Die schwarz-gelbe Regierung in Nordrhein-Westfalen macht Ernst mit der neuen Abstandsregel für Windkraftanlagen. Das Kabinett des Bundeslandes hat Änderungen am Windenergie-Erlass von 2015 beschlossen und gibt den Entwurf nun in das Beteiligungsverfahren. Der VDMA sieht eine Gefahr für 90% des Ausbaupotenzials in NRW.
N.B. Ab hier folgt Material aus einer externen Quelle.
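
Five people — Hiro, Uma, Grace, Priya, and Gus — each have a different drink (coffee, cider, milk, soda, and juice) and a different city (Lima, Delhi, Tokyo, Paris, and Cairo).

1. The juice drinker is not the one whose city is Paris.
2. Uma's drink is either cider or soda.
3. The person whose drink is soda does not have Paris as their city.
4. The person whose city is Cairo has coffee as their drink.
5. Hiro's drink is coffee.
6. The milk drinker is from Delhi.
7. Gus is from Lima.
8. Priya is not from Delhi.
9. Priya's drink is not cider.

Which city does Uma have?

Paris

With clues 1–4, Cairo is impossible for Uma's city.
With clues 1–6, Delhi is impossible for Uma's city.
With clues 1–7, Lima is impossible for Uma's city.
With clues 1–9, Tokyo is impossible for Uma's city.
That leaves Paris.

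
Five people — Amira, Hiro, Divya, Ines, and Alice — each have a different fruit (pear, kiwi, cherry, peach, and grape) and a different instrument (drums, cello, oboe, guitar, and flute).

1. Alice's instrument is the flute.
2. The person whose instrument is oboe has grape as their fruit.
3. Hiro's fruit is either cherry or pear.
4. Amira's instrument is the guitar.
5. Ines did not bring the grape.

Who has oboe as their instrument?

Clue 1 rules out Alice for the one with instrument oboe.
With clues 1–3, Hiro is impossible for the one with instrument oboe.
With clues 1–4, Amira is impossible for the one with instrument oboe.
With clues 1–5, Ines is impossible for the one with instrument oboe.
That leaves Divya.

Divya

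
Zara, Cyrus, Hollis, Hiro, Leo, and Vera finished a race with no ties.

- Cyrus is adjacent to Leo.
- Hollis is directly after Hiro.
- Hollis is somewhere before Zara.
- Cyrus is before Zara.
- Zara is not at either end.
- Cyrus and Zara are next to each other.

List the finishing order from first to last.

From clues 1–2: Hollis is in {2,3,4,5,6}.
From clues 1–3: Zara is in {3,4,5,6}.
From clues 1–4: Zara is in {5,6}.
From clues 1–5: Zara → place 5, Vera → place 6.
From clues 1–6: Hiro → place 1, Hollis → place 2, Leo → place 3, Cyrus → place 4.

Hiro, Hollis, Leo, Cyrus, Zara, Vera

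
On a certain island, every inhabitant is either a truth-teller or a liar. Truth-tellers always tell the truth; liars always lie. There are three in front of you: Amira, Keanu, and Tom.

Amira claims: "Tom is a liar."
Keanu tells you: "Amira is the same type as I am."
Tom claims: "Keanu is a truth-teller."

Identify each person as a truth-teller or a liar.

Consider Amira. Suppose Amira is a liar.
Then whichever role Keanu has, Keanu's statement has the wrong truth value — contradiction.
So Amira is a truth-teller.
Consider Keanu. Suppose Keanu is a truth-teller.
Then no assignment of the remaining roles makes every statement match its speaker's type — contradiction.
So Keanu is a liar.
With that fixed, Tom's statement is false, so Tom is a liar.

Amira: truth-teller, Keanu: liar, Tom: liar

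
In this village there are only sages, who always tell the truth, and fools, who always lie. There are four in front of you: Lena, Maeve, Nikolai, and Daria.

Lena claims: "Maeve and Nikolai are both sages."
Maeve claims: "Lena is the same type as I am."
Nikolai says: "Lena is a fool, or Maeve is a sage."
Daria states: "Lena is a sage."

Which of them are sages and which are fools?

Consider Lena. Suppose Lena is a fool.
Then whichever role Maeve has, Maeve's statement has the wrong truth value — contradiction.
So Lena is a sage.
With that fixed, Daria's statement is true, so Daria is a sage.
Consider Maeve. Suppose Maeve is a fool.
Then Lena's statement comes out false, contradicting Lena being a sage.
So Maeve is a sage.
With that fixed, Nikolai's statement is true, so Nikolai is a sage.

Lena: sage, Maeve: sage, Nikolai: sage, Daria: sage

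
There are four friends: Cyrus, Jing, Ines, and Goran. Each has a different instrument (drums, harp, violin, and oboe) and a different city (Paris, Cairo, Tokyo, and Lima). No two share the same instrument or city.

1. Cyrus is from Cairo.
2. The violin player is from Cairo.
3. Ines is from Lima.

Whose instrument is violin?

With clues 1–2, Goran, Ines, and Jing are impossible for the one with instrument violin.
That leaves Cyrus.

Cyrus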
Der neue Windenergieerlass soll die Abstände zwischen Windenergieanlagen und Wohnbebauung definieren.

 

Der festgesetzte Abstand soll nach VDMA-Angaben künftig 1.500 Meter betragen.

 

Für alle bereits genehmigten und bezuschlagten Anlagen soll es eine Übergangsregelung geben, so der Verband.

 

„Mit diesem Erlass sehen wir eine starke Gefährdung des Windenergieausbaus in NRW“, so Matthias Zelinger, Geschäftsführer des VDMA.

 

Aus für Zubau?

 

Komme die Neuregelung wie sie im Koalitionsvertrag vorgesehen ist, könnten rund 90 Prozent des Potenzials betroffen sein, so Zelinger.

 

Das bevölkerungsreichste Bundesland profitiere durch seinen starken Maschinenbau in besonderen Maße vom Ausbau der Windenergie.

 

„NRW als bisheriges Energietechnologie-Bundesland distanziert sich damit vom gleichmäßigen Ausbau erneuerbarer Energien in Deutschland.“

 

Das wiederum hätte gravierende Auswirkungen auf Unternehmen entlang der gesamten Wertschöpfungskette, insbesondere der Windzuliefererbranche im eigenen Bundesland.

 

Pauschale Festlegung 

 

Prinzipiell gelte, dass pauschale Meterangaben nie besser sein können als echte Beurteilung von Auswirkungen auf Menschen, so der Verband.

 

Zum Ende des ersten Halbjahres 2017 waren in Nordrhein-Westfalen rund 3.450 Anlagen mit einer Gesamtleistung von 4.900 MW installiert.

 

Bezogen auf die kumulierten Zahlen aus allen Bundesländern sind dies laut VDMA mehr als 12 Prozent der Windenergieanlagen mit einer Leistung von über 10 Prozent.

 

18.500 Arbeitsplätze in der Windindustrie befinden sich in Nordrhein-Westfalen, dies sind 13 Prozent der Beschäftigung in der Windbranche, so der Verband.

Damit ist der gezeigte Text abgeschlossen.